Chapter 13 bankruptcy law differs from Chapter 7 bankruptcy in a number of crucial ways. While Chapter 7 is designed to wipe out many types of debt and give you a second chance, Chapter 13 is designed to give you the breathing room you need to reorganize your debt and pay it off over a three- to five-year period of time.
Because bankruptcy laws were changed a few years ago, it’s difficult for many people to meet the income requirements to achieve eligibility to file for Chapter 7 bankruptcy (an income over the previous six months that doesn’t exceed the median for a family of four in your state). Other people choose Chapter 13 bankruptcy over Chapter 7 bankruptcy because they have personal property that they want to keep (which would be liquidated in a Chapter 7 proceeding), they have a number of debts (like back taxes, child support, and student loans) that won’t be discharged under Chapter 7, or they have the desire to meet their debt obligations and just need time to do so.
Eligibility for Chapter 13 Bankruptcy
In order to be eligible for Chapter 13 bankruptcy, you need to meet certain requirements. For example, you must have a regular income stream that provides you with money over and above what you need for living expenses. This extra income will be used to pay off your debt. There are also regulations regarding the amount of secured debt you can have (no more than about $900,000) and the amount of unsecured debt you can have (no more than about $300,000). The actual figures change annually according to the Consumer Price Index.

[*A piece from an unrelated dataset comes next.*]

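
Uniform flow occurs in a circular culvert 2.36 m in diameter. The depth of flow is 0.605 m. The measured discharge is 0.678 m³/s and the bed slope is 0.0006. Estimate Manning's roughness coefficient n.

For a circular section of diameter D = 2.36 m at depth y = 0.605 m, the central angle is θ = 2 arccos(1 − 2y/D) = 2.124 rad. Then A = (D²/8)(θ − sin θ) = 0.886 m² and P = Dθ/2 = 2.506 m.
Hydraulic radius R = A/P = 0.886/2.506 = 0.3536 m.
Rearranging Manning's equation: n = (1/Q) A R^(2/3) S^(1/2) = (1/0.678) × 0.886 × 0.3536^(2/3) × √0.0006 = 0.016.

n = 0.016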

Chapter 13 Bankruptcy Filing More Complex
A Chapter 13 bankruptcy also differs from Chapter 7 in that the scope of the financial statements filed has more depth and breadth. In addition to income, assets, and liabilities, you need to submit extensive information on payments made to creditors, charitable contributions, property-related matters, and so forth. You must also submit a three- to five-year payment plan, outlining how you will repay creditors in the coming years. Because it is extremely important that these documents be accurate (if they aren’t, you may face a charge of fraud), it pays to engage the services of an attorney who is familiar with bankruptcy law and who can guide you through the process.
After Chapter 13 Bankruptcy Approval
Typically, a court-appointed bankruptcy trustee reviews your financial statements and repayment plan to ensure that they are both accurate and reasonable. Once your Chapter 13 bankruptcy is approved, you are allowed to keep your property as long as you meet the repayment schedule. While the repayment plan can be modified or your debts discharged if you find yourself in a hardship situation (such as the loss of a job or major medical expenses), if you don’t meet your obligations then your creditors can ask the bankruptcy court to set aside the Chapter 13 ruling. If that happens, creditors can once again collect on debts by any means possible under the law.